Cartridge World is a business specializing in managed print services, printer solutions, and ink and toner cartridges for domestic and commercial printers. The business model is to provide broad printing services to both home and businesses.

Company overview
Cartridge World uses a franchise model to license stores and spaces to provide printer and printing services that includes printer supplies, repair, monitoring, leasing, and consultation. There are more than 600 Cartridge World stores globally.

Cartridge World’s North American headquarter is located in McHenry, Illinois, while its global headquarters are in Australia.

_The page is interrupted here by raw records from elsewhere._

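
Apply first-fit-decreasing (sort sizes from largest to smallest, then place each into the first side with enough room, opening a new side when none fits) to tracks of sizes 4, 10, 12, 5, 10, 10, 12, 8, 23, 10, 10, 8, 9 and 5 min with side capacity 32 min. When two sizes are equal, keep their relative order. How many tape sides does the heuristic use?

5

Sorted descending: 23, 12, 12, 10, 10, 10, 10, 10, 9, 8, 8, 5, 5, 4.
  23 → side 1 (new)  [load 23/32]
  12 → side 2 (new)  [load 12/32]
  12 → side 2  [load 24/32]
  10 → side 3 (new)  [load 10/32]
  10 → side 3  [load 20/32]
  10 → side 3  [load 30/32]
  10 → side 4 (new)  [load 10/32]
  10 → side 4  [load 20/32]
  9 → side 1  [load 32/32]
  8 → side 2  [load 32/32]
  8 → side 4  [load 28/32]
  5 → side 5 (new)  [load 5/32]
  5 → side 5  [load 10/32]
  4 → side 4  [load 32/32]
5 tape sides opened.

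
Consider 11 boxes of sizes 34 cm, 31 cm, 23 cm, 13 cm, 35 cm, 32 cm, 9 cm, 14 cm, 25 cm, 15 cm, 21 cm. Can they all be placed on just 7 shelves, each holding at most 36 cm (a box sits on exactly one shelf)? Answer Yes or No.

Total = 252 cm; ⌈252/36⌉ = 7.
The bound of 7 does not rule out 7, but exhaustive search shows no assignment into 7 shelves of capacity 36 cm exists — the minimum is 8.

No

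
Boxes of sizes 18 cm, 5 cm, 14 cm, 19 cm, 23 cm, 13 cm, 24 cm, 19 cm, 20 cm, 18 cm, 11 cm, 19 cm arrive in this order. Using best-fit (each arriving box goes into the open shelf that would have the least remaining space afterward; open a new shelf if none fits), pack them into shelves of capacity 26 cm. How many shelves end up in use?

10

  18 → shelf 1 (new)  [load 18/26]
  5 → shelf 1  [load 23/26]
  14 → shelf 2 (new)  [load 14/26]
  19 → shelf 3 (new)  [load 19/26]
  23 → shelf 4 (new)  [load 23/26]
  13 → shelf 5 (new)  [load 13/26]
  24 → shelf 6 (new)  [load 24/26]
  19 → shelf 7 (new)  [load 19/26]
  20 → shelf 8 (new)  [load 20/26]
  18 → shelf 9 (new)  [load 18/26]
  11 → shelf 2  [load 25/26]
  19 → shelf 10 (new)  [load 19/26]
10 shelves opened.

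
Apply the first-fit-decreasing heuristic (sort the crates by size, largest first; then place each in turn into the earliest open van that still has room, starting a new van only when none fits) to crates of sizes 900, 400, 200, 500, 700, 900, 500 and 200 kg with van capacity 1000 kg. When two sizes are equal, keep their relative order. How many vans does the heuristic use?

5

Sorted descending: 900, 900, 700, 500, 500, 400, 200, 200.
  900 → van 1 (new)  [load 900/1000]
  900 → van 2 (new)  [load 900/1000]
  700 → van 3 (new)  [load 700/1000]
  500 → van 4 (new)  [load 500/1000]
  500 → van 4  [load 1000/1000]
  400 → van 5 (new)  [load 400/1000]
  200 → van 3  [load 900/1000]
  200 → van 5  [load 600/1000]
5 vans opened.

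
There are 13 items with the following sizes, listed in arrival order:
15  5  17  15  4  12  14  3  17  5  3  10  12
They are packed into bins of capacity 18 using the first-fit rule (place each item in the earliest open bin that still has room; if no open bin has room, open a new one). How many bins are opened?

9

  15 → bin 1 (new)  [load 15/18]
  5 → bin 2 (new)  [load 5/18]
  17 → bin 3 (new)  [load 17/18]
  15 → bin 4 (new)  [load 15/18]
  4 → bin 2  [load 9/18]
  12 → bin 5 (new)  [load 12/18]
  14 → bin 6 (new)  [load 14/18]
  3 → bin 1  [load 18/18]
  17 → bin 7 (new)  [load 17/18]
  5 → bin 2  [load 14/18]
  3 → bin 2  [load 17/18]
  10 → bin 8 (new)  [load 10/18]
  12 → bin 9 (new)  [load 12/18]
9 bins opened.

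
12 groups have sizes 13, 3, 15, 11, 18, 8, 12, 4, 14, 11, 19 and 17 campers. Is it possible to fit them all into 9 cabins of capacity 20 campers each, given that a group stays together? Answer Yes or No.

Yes

A valid assignment using 9 cabins:
  cabin 1: 19 = 19
  cabin 2: 18 = 18
  cabin 3: 17 + 3 = 20
  cabin 4: 15 + 4 = 19
  cabin 5: 14 = 14
  cabin 6: 13 = 13
  cabin 7: 12 + 8 = 20
  cabin 8: 11 = 11
  cabin 9: 11 = 11
Every load is within 20 campers, so 9 cabins suffice.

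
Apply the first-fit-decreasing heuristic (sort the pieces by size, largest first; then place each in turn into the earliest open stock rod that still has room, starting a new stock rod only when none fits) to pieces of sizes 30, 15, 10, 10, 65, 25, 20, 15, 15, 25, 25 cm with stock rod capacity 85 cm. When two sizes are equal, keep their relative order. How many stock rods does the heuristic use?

Sorted descending: 65, 30, 25, 25, 25, 20, 15, 15, 15, 10, 10.
  65 → stock rod 1 (new)  [load 65/85]
  30 → stock rod 2 (new)  [load 30/85]
  25 → stock rod 2  [load 55/85]
  25 → stock rod 2  [load 80/85]
  25 → stock rod 3 (new)  [load 25/85]
  20 → stock rod 1  [load 85/85]
  15 → stock rod 3  [load 40/85]
  15 → stock rod 3  [load 55/85]
  15 → stock rod 3  [load 70/85]
  10 → stock rod 3  [load 80/85]
  10 → stock rod 4 (new)  [load 10/85]
4 stock rods opened.

4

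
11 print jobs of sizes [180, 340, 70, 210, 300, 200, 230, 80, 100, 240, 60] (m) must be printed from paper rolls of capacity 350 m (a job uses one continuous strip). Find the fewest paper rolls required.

Total = 340 + 300 + 240 + 230 + 210 + 200 + 180 + 100 + 80 + 70 + 60 = 2010 m.
Lower bound: ⌈2010/350⌉ = 6 paper rolls.
Also, 7 print jobs each exceed 175 m, and no two of those can share a roll, so at least 7 paper rolls are needed.
A packing using 7 paper rolls:
  roll 1: 340 = 340
  roll 2: 300 = 300
  roll 3: 240 + 100 = 340
  roll 4: 230 + 80 = 310
  roll 5: 210 + 70 + 60 = 340
  roll 6: 200 = 200
  roll 7: 180 = 180
This matches the lower bound, so 7 is optimal.

7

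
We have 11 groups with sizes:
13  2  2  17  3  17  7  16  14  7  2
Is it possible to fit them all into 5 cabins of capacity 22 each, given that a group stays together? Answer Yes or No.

Yes

A valid assignment using 5 cabins:
  cabin 1: 17 + 3 + 2 = 22
  cabin 2: 17 + 2 + 2 = 21
  cabin 3: 16 = 16
  cabin 4: 14 + 7 = 21
  cabin 5: 13 + 7 = 20
Every load is within 22, so 5 cabins suffice.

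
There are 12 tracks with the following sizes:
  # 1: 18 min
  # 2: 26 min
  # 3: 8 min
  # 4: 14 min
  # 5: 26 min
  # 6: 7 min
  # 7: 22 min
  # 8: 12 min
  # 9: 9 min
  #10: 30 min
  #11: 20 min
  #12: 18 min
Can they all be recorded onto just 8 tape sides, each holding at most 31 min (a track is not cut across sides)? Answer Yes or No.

A valid assignment using 8 tape sides:
  side 1: 30 = 30
  side 2: 26 = 26
  side 3: 26 = 26
  side 4: 22 + 9 = 31
  side 5: 20 + 8 = 28
  side 6: 18 + 12 = 30
  side 7: 18 + 7 = 25
  side 8: 14 = 14
Every load is within 31 min, so 8 tape sides suffice.

Yes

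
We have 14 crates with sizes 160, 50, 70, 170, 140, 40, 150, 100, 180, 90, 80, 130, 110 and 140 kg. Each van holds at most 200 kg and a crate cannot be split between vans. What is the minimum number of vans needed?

9

Total = 180 + 170 + 160 + 150 + 140 + 140 + 130 + 110 + 100 + 90 + 80 + 70 + 50 + 40 = 1610 kg.
Lower bound: ⌈1610/200⌉ = 9 vans.
A packing using 9 vans:
  van 1: 180 = 180
  van 2: 170 = 170
  van 3: 160 + 40 = 200
  van 4: 150 + 50 = 200
  van 5: 140 = 140
  van 6: 140 = 140
  van 7: 130 + 70 = 200
  van 8: 110 + 90 = 200
  van 9: 100 + 80 = 180
This matches the lower bound, so 9 is optimal.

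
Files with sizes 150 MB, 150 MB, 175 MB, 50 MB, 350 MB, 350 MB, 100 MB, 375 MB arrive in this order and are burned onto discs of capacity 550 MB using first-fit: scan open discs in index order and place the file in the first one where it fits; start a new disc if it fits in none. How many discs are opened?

  150 → disc 1 (new)  [load 150/550]
  150 → disc 1  [load 300/550]
  175 → disc 1  [load 475/550]
  50 → disc 1  [load 525/550]
  350 → disc 2 (new)  [load 350/550]
  350 → disc 3 (new)  [load 350/550]
  100 → disc 2  [load 450/550]
  375 → disc 4 (new)  [load 375/550]
4 discs opened.

4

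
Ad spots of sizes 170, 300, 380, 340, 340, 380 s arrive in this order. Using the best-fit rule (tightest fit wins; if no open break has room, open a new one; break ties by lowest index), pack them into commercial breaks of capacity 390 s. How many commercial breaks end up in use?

  170 → break 1 (new)  [load 170/390]
  300 → break 2 (new)  [load 300/390]
  380 → break 3 (new)  [load 380/390]
  340 → break 4 (new)  [load 340/390]
  340 → break 5 (new)  [load 340/390]
  380 → break 6 (new)  [load 380/390]
6 commercial breaks opened.

6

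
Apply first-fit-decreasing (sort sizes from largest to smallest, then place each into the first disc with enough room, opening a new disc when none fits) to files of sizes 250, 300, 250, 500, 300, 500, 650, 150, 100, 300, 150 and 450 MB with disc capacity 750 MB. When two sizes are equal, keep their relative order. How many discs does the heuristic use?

6

Sorted descending: 650, 500, 500, 450, 300, 300, 300, 250, 250, 150, 150, 100.
  650 → disc 1 (new)  [load 650/750]
  500 → disc 2 (new)  [load 500/750]
  500 → disc 3 (new)  [load 500/750]
  450 → disc 4 (new)  [load 450/750]
  300 → disc 4  [load 750/750]
  300 → disc 5 (new)  [load 300/750]
  300 → disc 5  [load 600/750]
  250 → disc 2  [load 750/750]
  250 → disc 3  [load 750/750]
  150 → disc 5  [load 750/750]
  150 → disc 6 (new)  [load 150/750]
  100 → disc 1  [load 750/750]
6 discs opened.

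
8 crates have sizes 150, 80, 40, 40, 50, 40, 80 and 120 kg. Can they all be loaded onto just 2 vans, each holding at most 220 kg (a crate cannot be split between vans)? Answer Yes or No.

Total = 600 kg; ⌈600/220⌉ = 3.
At least 3 vans are required, but only 2 are allowed.

No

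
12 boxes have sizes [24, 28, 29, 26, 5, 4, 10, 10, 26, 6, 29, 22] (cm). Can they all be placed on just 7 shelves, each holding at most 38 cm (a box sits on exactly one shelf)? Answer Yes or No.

A valid assignment using 7 shelves:
  shelf 1: 29 + 6 = 35
  shelf 2: 29 + 5 + 4 = 38
  shelf 3: 28 + 10 = 38
  shelf 4: 26 + 10 = 36
  shelf 5: 26 = 26
  shelf 6: 24 = 24
  shelf 7: 22 = 22
Every load is within 38 cm, so 7 shelves suffice.

Yes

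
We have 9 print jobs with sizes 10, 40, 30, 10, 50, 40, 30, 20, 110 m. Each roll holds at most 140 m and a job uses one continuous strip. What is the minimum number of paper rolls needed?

Total = 110 + 50 + 40 + 40 + 30 + 30 + 20 + 10 + 10 = 340 m.
Lower bound: ⌈340/140⌉ = 3 paper rolls.
A packing using 3 paper rolls:
  roll 1: 110 + 30 = 140
  roll 2: 50 + 40 + 40 + 10 = 140
  roll 3: 30 + 20 + 10 = 60
This matches the lower bound, so 3 is optimal.

3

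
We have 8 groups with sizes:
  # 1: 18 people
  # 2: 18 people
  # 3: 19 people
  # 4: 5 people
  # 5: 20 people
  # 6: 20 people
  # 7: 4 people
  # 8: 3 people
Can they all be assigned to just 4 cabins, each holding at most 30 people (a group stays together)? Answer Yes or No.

Total = 107 people; ⌈107/30⌉ = 4.
5 groups each exceed half the capacity and cannot share a cabin, forcing at least 5 cabins.
At least 5 cabins are required, but only 4 are allowed.

No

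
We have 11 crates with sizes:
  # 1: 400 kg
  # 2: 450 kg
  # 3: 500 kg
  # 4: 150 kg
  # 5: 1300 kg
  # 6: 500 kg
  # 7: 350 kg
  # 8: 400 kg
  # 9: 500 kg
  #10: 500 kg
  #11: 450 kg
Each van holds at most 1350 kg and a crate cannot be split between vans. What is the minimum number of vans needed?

Total = 1300 + 500 + 500 + 500 + 500 + 450 + 450 + 400 + 400 + 350 + 150 = 5500 kg.
Lower bound: ⌈5500/1350⌉ = 5 vans.
A packing using 5 vans:
  van 1: 1300 = 1300
  van 2: 500 + 500 + 350 = 1350
  van 3: 500 + 500 + 150 = 1150
  van 4: 450 + 450 + 400 = 1300
  van 5: 400 = 400
This matches the lower bound, so 5 is optimal.

5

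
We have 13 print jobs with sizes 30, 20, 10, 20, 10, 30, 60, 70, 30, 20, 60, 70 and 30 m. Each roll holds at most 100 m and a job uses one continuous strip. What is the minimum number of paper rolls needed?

Total = 70 + 70 + 60 + 60 + 30 + 30 + 30 + 30 + 20 + 20 + 20 + 10 + 10 = 460 m.
Lower bound: ⌈460/100⌉ = 5 paper rolls.
A packing using 5 paper rolls:
  roll 1: 70 + 30 = 100
  roll 2: 70 + 30 = 100
  roll 3: 60 + 30 + 10 = 100
  roll 4: 60 + 30 + 10 = 100
  roll 5: 20 + 20 + 20 = 60
This matches the lower bound, so 5 is optimal.

5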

The company was founded in 1992, by Bryan Stokes, as the "Australian Cartridge Company" in Adelaide, and changed the name to Cartridge World in 1999. The first store was enfranchised in 1997, and in August 2007, private equity fund Wolseley Private Equity purchased the business. In February 2001, the first Cartridge World in the United Kingdom was opened in Harrogate, North Yorkshire.

In June 2015, Cartridge World was acquired by Suzhou Goldengreen Technologies Ltd. In June 2016, Cartridge World Global CEO, Steve Weedon, announced a strategic partnership with Samsung, to offer mobile print and scanning services worldwide.

Mark Pinner was appointed as Global Chief Technical Officer and CEO of Cartridge World North America and Edwin Lui, previously General Manager Cartridge World Asia and Middle East, was also appointed as Global Chief Financial Officer.

In December 2019, Cartridge World North America completed a USA License deal with USA private equity firm, Blackford Capital Private Equity. A national private equity firm who make value adding investments in well established companies across a wide variety of industries.

In January 2020, Edwin Lui was promoted to the position of Global Chief Executive Officer of Cartridge World.Edwin has previously held multiple positions within Cartridge World including General Manager for Asia and Middle East and Global Chief Financial Officer.